I woke this morning to what I have come to call an “Adirondack morning.”
The temperature was three-degrees. Six-inches of new snow had fallen lightly throughout the night. It was a light, dry snow; one that coated everything which it touched.
Outside, as I stood looking toward the east, I watched and waited for the sun to rise. At first the edge of the horizon was painted with dull reds and purples. As my anticipation rose, so did the sun. The colors began to change and now included orange and yellow; their intensity growing. The same colors painted the tips of the trees. As the sun continued its upward crawl the intensifying colors began to drip downward now coloring the length of those same trees. The crystals of snow covering nearby branches glistened like diamonds; the entire area now bathed in the warm glow of the rising sun.
Minutes later, as the sun continued its climb, as if on cue, clouds began to change the color of the sky from blue to grey. The warm colors receding as if they had been washed away like a gentle rain were now being replaced by a blanket of grey. As the clouds continued their growth, the diamonds on the surface of the snow began to lose its luster and now appeared to be just a blanket of white covering everything.

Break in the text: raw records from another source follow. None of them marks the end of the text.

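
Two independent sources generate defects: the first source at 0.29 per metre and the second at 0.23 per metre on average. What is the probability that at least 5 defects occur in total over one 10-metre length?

Independent Poisson processes superpose: combined rate λ = 0.29 + 0.23 = 0.52 per metre.
Over the interval, μ = 0.52 × 10 = 5.2 (a 10-metre length = 10 metres).
P(N ≥ 5) = 1 − P(N ≤ 4) ≈ 0.5939.

0.5939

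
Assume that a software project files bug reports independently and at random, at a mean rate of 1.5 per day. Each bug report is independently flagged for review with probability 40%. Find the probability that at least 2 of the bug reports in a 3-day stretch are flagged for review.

0.5372

Thinning: the bug reports that are flagged for review themselves form a Poisson process with rate 0.4 × 1.5 = 0.6 per day.
Over the interval, μ = 0.6 × 3 = 1.8 (a 3-day stretch = 3 days).
P(N ≥ 2) = 1 − P(N ≤ 1) ≈ 0.5372.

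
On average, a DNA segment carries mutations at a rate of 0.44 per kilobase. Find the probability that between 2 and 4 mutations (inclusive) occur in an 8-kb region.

0.5879

Over the interval, μ = 0.44 × 8 = 3.52 (an 8-kb region = 8 kilobases).
P(2 ≤ N ≤ 4) = Σ_{j=2}^{4} e^(−3.52) · 3.52^j/j! ≈ 0.5879.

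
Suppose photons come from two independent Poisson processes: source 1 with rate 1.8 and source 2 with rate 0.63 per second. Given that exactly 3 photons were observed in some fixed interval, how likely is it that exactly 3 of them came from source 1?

Given the total, each event is independently from source 1 with probability p = λ_1/(λ_1+λ_2) = 1.8/2.43 ≈ 0.7407.
So K ~ Binomial(3, 1.8/2.43): P(K = 3) = C(3,3) · (1.8/2.43)^3 · (0.63/2.43)^0 ≈ 0.4064.

0.4064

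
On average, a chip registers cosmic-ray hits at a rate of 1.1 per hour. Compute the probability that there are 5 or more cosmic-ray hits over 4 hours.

0.4488

Over the interval, μ = 1.1 × 4 = 4.4 (4 hours).
P(N ≥ 5) = 1 − P(N ≤ 4) = 1 − Σ_{j=0}^{4} e^(−μ) μ^j/j! ≈ 0.4488.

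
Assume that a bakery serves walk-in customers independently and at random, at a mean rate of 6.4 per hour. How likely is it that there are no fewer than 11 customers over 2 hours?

0.7307

Over the interval, μ = 6.4 × 2 = 12.8 (2 hours).
P(N ≥ 11) = 1 − P(N ≤ 10) = 1 − Σ_{j=0}^{10} e^(−μ) μ^j/j! ≈ 0.7307.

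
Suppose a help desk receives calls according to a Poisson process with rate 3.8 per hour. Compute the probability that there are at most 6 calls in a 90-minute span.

0.6544

Over the interval, μ = 3.8 × 1.5 = 5.7 (a 90-minute span = 1.5 hours).
P(N ≤ 6) = Σ_{j=0}^{6} e^(−μ) μ^j/j! ≈ 0.6544.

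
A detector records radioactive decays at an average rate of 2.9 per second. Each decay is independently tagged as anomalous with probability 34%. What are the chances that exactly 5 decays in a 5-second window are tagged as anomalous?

Thinning: the decays that are tagged as anomalous themselves form a Poisson process with rate 0.34 × 2.9 = 0.986 per second.
Over the interval, μ = 0.986 × 5 = 4.93 (a 5-second window = 5 seconds).
P(N = 5) = e^(−4.93) · 4.93^5/5! ≈ 0.1754.

0.1754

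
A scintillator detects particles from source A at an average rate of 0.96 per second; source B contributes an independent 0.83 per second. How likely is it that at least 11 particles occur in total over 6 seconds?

0.5087

Independent Poisson processes superpose: combined rate λ = 0.96 + 0.83 = 1.79 per second.
Over the interval, μ = 1.79 × 6 = 10.74 (6 seconds).
P(N ≥ 11) = 1 − P(N ≤ 10) ≈ 0.5087.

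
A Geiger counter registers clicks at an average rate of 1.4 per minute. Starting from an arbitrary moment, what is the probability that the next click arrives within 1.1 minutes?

0.7856

Inter-arrival times are exponential with rate λ = 1.4 per minute.
P(T ≤ 1.1) = 1 − e^(−λt) = 1 − e^(−1.4 × 1.1) = 1 − e^(−1.54) ≈ 0.7856.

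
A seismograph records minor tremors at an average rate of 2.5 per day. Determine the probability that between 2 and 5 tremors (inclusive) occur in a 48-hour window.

0.5755

Over the interval, μ = 2.5 × 2 = 5 (a 48-hour window = 2 days).
P(2 ≤ N ≤ 5) = Σ_{j=2}^{5} e^(−5) · 5^j/j! ≈ 0.5755.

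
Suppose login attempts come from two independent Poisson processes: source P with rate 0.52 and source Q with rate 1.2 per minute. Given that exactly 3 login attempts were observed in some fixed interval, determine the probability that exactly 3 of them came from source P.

Given the total, each event is independently from source P with probability p = λ_P/(λ_P+λ_Q) = 0.52/1.72 ≈ 0.3023.
So K ~ Binomial(3, 0.52/1.72): P(K = 3) = C(3,3) · (0.52/1.72)^3 · (1.2/1.72)^0 ≈ 0.0276.

0.0276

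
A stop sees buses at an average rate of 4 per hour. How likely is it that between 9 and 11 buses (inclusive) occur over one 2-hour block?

0.2955

Over the interval, μ = 4 × 2 = 8 (a 2-hour block = 2 hours).
P(9 ≤ N ≤ 11) = Σ_{j=9}^{11} e^(−8) · 8^j/j! ≈ 0.2955.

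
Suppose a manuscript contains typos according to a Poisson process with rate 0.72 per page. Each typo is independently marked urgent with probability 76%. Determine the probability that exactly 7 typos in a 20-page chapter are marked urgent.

0.0659

Thinning: the typos that are marked urgent themselves form a Poisson process with rate 0.76 × 0.72 = 0.5472 per page.
Over the interval, μ = 0.5472 × 20 = 10.944 (a 20-page chapter = 20 pages).
P(N = 7) = e^(−10.944) · 10.944^7/7! ≈ 0.0659.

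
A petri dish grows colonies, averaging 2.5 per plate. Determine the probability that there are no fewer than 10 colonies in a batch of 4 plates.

0.5421

Over the interval, μ = 2.5 × 4 = 10 (a batch of 4 plates = 4 plates).
P(N ≥ 10) = 1 − P(N ≤ 9) = 1 − Σ_{j=0}^{9} e^(−μ) μ^j/j! ≈ 0.5421.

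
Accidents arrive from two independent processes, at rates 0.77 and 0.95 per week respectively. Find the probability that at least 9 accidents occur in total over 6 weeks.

Independent Poisson processes superpose: combined rate λ = 0.77 + 0.95 = 1.72 per week.
Over the interval, μ = 1.72 × 6 = 10.32 (6 weeks).
P(N ≥ 9) = 1 − P(N ≤ 8) ≈ 0.7020.

0.7020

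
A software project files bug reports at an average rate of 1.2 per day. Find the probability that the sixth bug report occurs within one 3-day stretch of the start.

Over the interval, μ = 1.2 × 3 = 3.6 (a 3-day stretch = 3 days).
The sixth arrival falls in the interval iff at least 6 events occur there: P(S_6 ≤ t) = P(N ≥ 6) = 1 − P(N ≤ 5) ≈ 0.1559.

0.1559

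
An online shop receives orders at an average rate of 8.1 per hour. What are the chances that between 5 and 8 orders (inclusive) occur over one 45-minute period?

Over the interval, μ = 8.1 × 0.75 = 6.075 (a 45-minute period = 0.75 hours).
P(5 ≤ N ≤ 8) = Σ_{j=5}^{8} e^(−6.075) · 6.075^j/j! ≈ 0.5643.

0.5643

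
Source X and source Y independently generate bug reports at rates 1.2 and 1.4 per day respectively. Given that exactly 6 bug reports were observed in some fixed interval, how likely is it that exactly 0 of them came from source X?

0.0244

Given the total, each event is independently from source X with probability p = λ_X/(λ_X+λ_Y) = 1.2/2.6 ≈ 0.4615.
So K ~ Binomial(6, 1.2/2.6): P(K = 0) = C(6,0) · (1.2/2.6)^0 · (1.4/2.6)^6 ≈ 0.0244.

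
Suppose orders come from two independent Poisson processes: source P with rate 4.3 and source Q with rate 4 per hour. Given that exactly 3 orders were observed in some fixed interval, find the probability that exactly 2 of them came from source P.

Given the total, each event is independently from source P with probability p = λ_P/(λ_P+λ_Q) = 4.3/8.3 ≈ 0.5181.
So K ~ Binomial(3, 4.3/8.3): P(K = 2) = C(3,2) · (4.3/8.3)^2 · (4/8.3)^1 ≈ 0.3880.

0.3880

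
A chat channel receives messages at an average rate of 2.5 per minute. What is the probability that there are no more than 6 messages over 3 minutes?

Over the interval, μ = 2.5 × 3 = 7.5 (3 minutes).
P(N ≤ 6) = Σ_{j=0}^{6} e^(−μ) μ^j/j! ≈ 0.3782.

0.3782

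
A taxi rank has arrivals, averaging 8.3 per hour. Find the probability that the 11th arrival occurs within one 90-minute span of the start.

0.6981

Over the interval, μ = 8.3 × 1.5 = 12.45 (a 90-minute span = 1.5 hours).
The 11th arrival falls in the interval iff at least 11 events occur there: P(S_11 ≤ t) = P(N ≥ 11) = 1 − P(N ≤ 10) ≈ 0.6981.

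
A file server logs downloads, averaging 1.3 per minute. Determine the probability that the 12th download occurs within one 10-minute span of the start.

Over the interval, μ = 1.3 × 10 = 13 (a 10-minute span = 10 minutes).
The 12th arrival falls in the interval iff at least 12 events occur there: P(S_12 ≤ t) = P(N ≥ 12) = 1 − P(N ≤ 11) ≈ 0.6468.

0.6468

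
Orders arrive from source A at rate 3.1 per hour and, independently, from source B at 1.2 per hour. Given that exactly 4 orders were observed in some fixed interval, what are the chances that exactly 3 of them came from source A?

Given the total, each event is independently from source A with probability p = λ_A/(λ_A+λ_B) = 3.1/4.3 ≈ 0.7209.
So K ~ Binomial(4, 3.1/4.3): P(K = 3) = C(4,3) · (3.1/4.3)^3 · (1.2/4.3)^1 ≈ 0.4183.

0.4183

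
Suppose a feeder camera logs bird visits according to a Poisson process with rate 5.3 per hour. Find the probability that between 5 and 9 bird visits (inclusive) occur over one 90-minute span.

Over the interval, μ = 5.3 × 1.5 = 7.95 (a 90-minute span = 1.5 hours).
P(5 ≤ N ≤ 9) = Σ_{j=5}^{9} e^(−7.95) · 7.95^j/j! ≈ 0.6203.

0.6203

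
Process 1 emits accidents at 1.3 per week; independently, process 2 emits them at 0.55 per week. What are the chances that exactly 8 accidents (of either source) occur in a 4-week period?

Independent Poisson processes superpose: combined rate λ = 1.3 + 0.55 = 1.85 per week.
Over the interval, μ = 1.85 × 4 = 7.4 (a 4-week period = 4 weeks).
P(N = 8) = e^(−7.4) · 7.4^8/8! ≈ 0.1363.

0.1363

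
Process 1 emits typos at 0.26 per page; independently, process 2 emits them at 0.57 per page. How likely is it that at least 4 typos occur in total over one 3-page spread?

Independent Poisson processes superpose: combined rate λ = 0.26 + 0.57 = 0.83 per page.
Over the interval, μ = 0.83 × 3 = 2.49 (a 3-page spread = 3 pages).
P(N ≥ 4) = 1 − P(N ≤ 3) ≈ 0.2403.

0.2403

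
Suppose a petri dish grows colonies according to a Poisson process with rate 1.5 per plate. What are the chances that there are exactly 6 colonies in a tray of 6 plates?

Over the interval, μ = 1.5 × 6 = 9 (a tray of 6 plates = 6 plates).
P(N = 6) = e^(−μ) μ^6/6! = e^(−9) · 9^6/720 ≈ 0.0911.

0.0911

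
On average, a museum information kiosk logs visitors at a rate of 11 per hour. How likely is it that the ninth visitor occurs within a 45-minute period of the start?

0.4423

Over the interval, μ = 11 × 0.75 = 8.25 (a 45-minute period = 0.75 hours).
The ninth arrival falls in the interval iff at least 9 events occur there: P(S_9 ≤ t) = P(N ≥ 9) = 1 − P(N ≤ 8) ≈ 0.4423.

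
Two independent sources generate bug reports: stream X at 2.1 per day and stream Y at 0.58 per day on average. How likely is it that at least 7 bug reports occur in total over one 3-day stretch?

Independent Poisson processes superpose: combined rate λ = 2.1 + 0.58 = 2.68 per day.
Over the interval, μ = 2.68 × 3 = 8.04 (a 3-day stretch = 3 days).
P(N ≥ 7) = 1 − P(N ≤ 6) ≈ 0.6915.

0.6915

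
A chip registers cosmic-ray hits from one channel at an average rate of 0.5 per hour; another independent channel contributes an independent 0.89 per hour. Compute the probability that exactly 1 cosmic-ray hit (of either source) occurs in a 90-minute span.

Independent Poisson processes superpose: combined rate λ = 0.5 + 0.89 = 1.39 per hour.
Over the interval, μ = 1.39 × 1.5 = 2.085 (a 90-minute span = 1.5 hours).
P(N = 1) = e^(−2.085) · 2.085^1/1! ≈ 0.2592.

0.2592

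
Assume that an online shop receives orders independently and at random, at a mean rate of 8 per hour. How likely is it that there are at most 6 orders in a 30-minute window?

Over the interval, μ = 8 × 0.5 = 4 (a 30-minute window = 0.5 hours).
P(N ≤ 6) = Σ_{j=0}^{6} e^(−μ) μ^j/j! ≈ 0.8893.

0.8893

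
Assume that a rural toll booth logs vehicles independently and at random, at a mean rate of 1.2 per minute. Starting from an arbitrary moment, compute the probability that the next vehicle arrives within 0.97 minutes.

0.6878

Inter-arrival times are exponential with rate λ = 1.2 per minute.
P(T ≤ 0.97) = 1 − e^(−λt) = 1 − e^(−1.2 × 0.97) = 1 − e^(−1.164) ≈ 0.6878.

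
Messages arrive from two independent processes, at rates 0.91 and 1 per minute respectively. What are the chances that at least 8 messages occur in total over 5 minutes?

Independent Poisson processes superpose: combined rate λ = 0.91 + 1 = 1.91 per minute.
Over the interval, μ = 1.91 × 5 = 9.55 (5 minutes).
P(N ≥ 8) = 1 − P(N ≤ 7) ≈ 0.7365.

0.7365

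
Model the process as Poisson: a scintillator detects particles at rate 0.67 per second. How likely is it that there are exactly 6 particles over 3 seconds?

0.0123

Over the interval, μ = 0.67 × 3 = 2.01 (3 seconds).
P(N = 6) = e^(−μ) μ^6/6! = e^(−2.01) · 2.01^6/720 ≈ 0.0123.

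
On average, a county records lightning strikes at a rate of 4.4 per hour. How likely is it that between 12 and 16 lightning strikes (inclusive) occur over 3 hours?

Over the interval, μ = 4.4 × 3 = 13.2 (3 hours).
P(12 ≤ N ≤ 16) = Σ_{j=12}^{16} e^(−13.2) · 13.2^j/j! ≈ 0.4876.

0.4876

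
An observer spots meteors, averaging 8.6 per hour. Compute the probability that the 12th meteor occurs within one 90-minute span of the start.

Over the interval, μ = 8.6 × 1.5 = 12.9 (a 90-minute span = 1.5 hours).
The 12th arrival falls in the interval iff at least 12 events occur there: P(S_12 ≤ t) = P(N ≥ 12) = 1 − P(N ≤ 11) ≈ 0.6366.

0.6366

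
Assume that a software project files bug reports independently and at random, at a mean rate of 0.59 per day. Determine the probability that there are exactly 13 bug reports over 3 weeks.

Over the interval, μ = 0.59 × 21 = 12.39 (3 weeks = 21 days).
P(N = 13) = e^(−μ) μ^13/13! = e^(−12.39) · 12.39^13/6227020800 ≈ 0.1083.

0.1083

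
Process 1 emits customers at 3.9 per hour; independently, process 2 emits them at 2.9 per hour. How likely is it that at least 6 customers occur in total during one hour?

0.6730

Independent Poisson processes superpose: combined rate λ = 3.9 + 2.9 = 6.8 per hour.
So μ = 6.8.
P(N ≥ 6) = 1 − P(N ≤ 5) ≈ 0.6730.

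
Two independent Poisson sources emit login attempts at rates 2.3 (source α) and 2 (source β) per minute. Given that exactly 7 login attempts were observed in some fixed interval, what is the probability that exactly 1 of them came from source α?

Given the total, each event is independently from source α with probability p = λ_α/(λ_α+λ_β) = 2.3/4.3 ≈ 0.5349.
So K ~ Binomial(7, 2.3/4.3): P(K = 1) = C(7,1) · (2.3/4.3)^1 · (2/4.3)^6 ≈ 0.0379.

0.0379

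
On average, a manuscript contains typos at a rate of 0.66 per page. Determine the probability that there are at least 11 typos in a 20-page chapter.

0.7651

Over the interval, μ = 0.66 × 20 = 13.2 (a 20-page chapter = 20 pages).
P(N ≥ 11) = 1 − P(N ≤ 10) = 1 − Σ_{j=0}^{10} e^(−μ) μ^j/j! ≈ 0.7651.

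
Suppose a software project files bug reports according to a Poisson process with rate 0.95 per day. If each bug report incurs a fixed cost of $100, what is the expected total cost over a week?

E[N] = 0.95 × 7 = 6.65 (a week = 7 days); E[cost] = 6.65 × $100 = $665.

$665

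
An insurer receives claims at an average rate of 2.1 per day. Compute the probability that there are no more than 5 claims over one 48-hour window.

Over the interval, μ = 2.1 × 2 = 4.2 (a 48-hour window = 2 days).
P(N ≤ 5) = Σ_{j=0}^{5} e^(−μ) μ^j/j! ≈ 0.7531.

0.7531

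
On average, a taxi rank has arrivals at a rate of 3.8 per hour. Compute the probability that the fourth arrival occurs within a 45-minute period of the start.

0.3192

Over the interval, μ = 3.8 × 0.75 = 2.85 (a 45-minute period = 0.75 hours).
The fourth arrival falls in the interval iff at least 4 events occur there: P(S_4 ≤ t) = P(N ≥ 4) = 1 − P(N ≤ 3) ≈ 0.3192.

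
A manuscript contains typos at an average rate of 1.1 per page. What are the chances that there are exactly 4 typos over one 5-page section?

0.1558

Over the interval, μ = 1.1 × 5 = 5.5 (a 5-page section = 5 pages).
P(N = 4) = e^(−μ) μ^4/4! = e^(−5.5) · 5.5^4/24 ≈ 0.1558.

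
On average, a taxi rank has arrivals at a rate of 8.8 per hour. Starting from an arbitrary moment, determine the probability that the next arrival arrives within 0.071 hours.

0.4646

Inter-arrival times are exponential with rate λ = 8.8 per hour.
P(T ≤ 0.071) = 1 − e^(−λt) = 1 − e^(−8.8 × 0.071) = 1 − e^(−0.6248) ≈ 0.4646.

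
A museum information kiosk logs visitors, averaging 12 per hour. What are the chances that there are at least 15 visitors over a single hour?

With mean μ = 12 per hour,
P(N ≥ 15) = 1 − P(N ≤ 14) = 1 − Σ_{j=0}^{14} e^(−μ) μ^j/j! ≈ 0.2280.

0.2280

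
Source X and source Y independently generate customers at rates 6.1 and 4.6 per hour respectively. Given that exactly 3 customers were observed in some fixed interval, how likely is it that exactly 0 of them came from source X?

0.0795

Given the total, each event is independently from source X with probability p = λ_X/(λ_X+λ_Y) = 6.1/10.7 ≈ 0.5701.
So K ~ Binomial(3, 6.1/10.7): P(K = 0) = C(3,0) · (6.1/10.7)^0 · (4.6/10.7)^3 ≈ 0.0795.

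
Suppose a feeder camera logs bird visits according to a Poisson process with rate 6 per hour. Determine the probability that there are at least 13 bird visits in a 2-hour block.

Over the interval, μ = 6 × 2 = 12 (a 2-hour block = 2 hours).
P(N ≥ 13) = 1 − P(N ≤ 12) = 1 − Σ_{j=0}^{12} e^(−μ) μ^j/j! ≈ 0.4240.

0.4240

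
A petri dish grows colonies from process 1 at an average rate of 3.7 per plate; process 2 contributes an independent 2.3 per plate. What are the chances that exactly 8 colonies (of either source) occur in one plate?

Independent Poisson processes superpose: combined rate λ = 3.7 + 2.3 = 6 per plate.
So μ = 6.
P(N = 8) = e^(−6) · 6^8/8! ≈ 0.1033.

0.1033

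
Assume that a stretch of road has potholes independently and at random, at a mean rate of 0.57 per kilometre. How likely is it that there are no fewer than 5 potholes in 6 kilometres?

0.2595

Over the interval, μ = 0.57 × 6 = 3.42 (6 kilometres).
P(N ≥ 5) = 1 − P(N ≤ 4) = 1 − Σ_{j=0}^{4} e^(−μ) μ^j/j! ≈ 0.2595.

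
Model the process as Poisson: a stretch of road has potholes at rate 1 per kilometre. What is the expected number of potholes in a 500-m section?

0.5

E[N] = λt = 1 × 0.5 = 0.5 (a 500-m section = 0.5 kilometres).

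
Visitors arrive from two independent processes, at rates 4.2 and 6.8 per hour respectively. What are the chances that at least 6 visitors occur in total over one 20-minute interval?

Independent Poisson processes superpose: combined rate λ = 4.2 + 6.8 = 11 per hour.
Over the interval, μ = 11 × 1/3 ≈ 3.66667 (a 20-minute interval = 1/3 hours).
P(N ≥ 6) = 1 − P(N ≤ 5) ≈ 0.1652.

0.1652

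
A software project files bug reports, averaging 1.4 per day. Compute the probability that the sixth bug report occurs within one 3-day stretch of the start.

Over the interval, μ = 1.4 × 3 = 4.2 (a 3-day stretch = 3 days).
The sixth arrival falls in the interval iff at least 6 events occur there: P(S_6 ≤ t) = P(N ≥ 6) = 1 − P(N ≤ 5) ≈ 0.2469.

0.2469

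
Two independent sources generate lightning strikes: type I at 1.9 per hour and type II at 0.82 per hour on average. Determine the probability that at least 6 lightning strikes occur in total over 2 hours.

0.4608

Independent Poisson processes superpose: combined rate λ = 1.9 + 0.82 = 2.72 per hour.
Over the interval, μ = 2.72 × 2 = 5.44 (2 hours).
P(N ≥ 6) = 1 − P(N ≤ 5) ≈ 0.4608.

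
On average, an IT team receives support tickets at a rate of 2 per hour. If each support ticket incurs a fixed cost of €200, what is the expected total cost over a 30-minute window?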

As time continued to pass, I returned to my duties of clearing the walk. The sound of my snow shovel scraping the ground the only other noise to be heard. As I rejoiced in the rhythmic sound made by the shovel, the silence was broken by the roar of a snow thrower coming to life. As that unwelcome sound increased, my desire to retreat back into my house also increased; needing to escape the previous tranquility.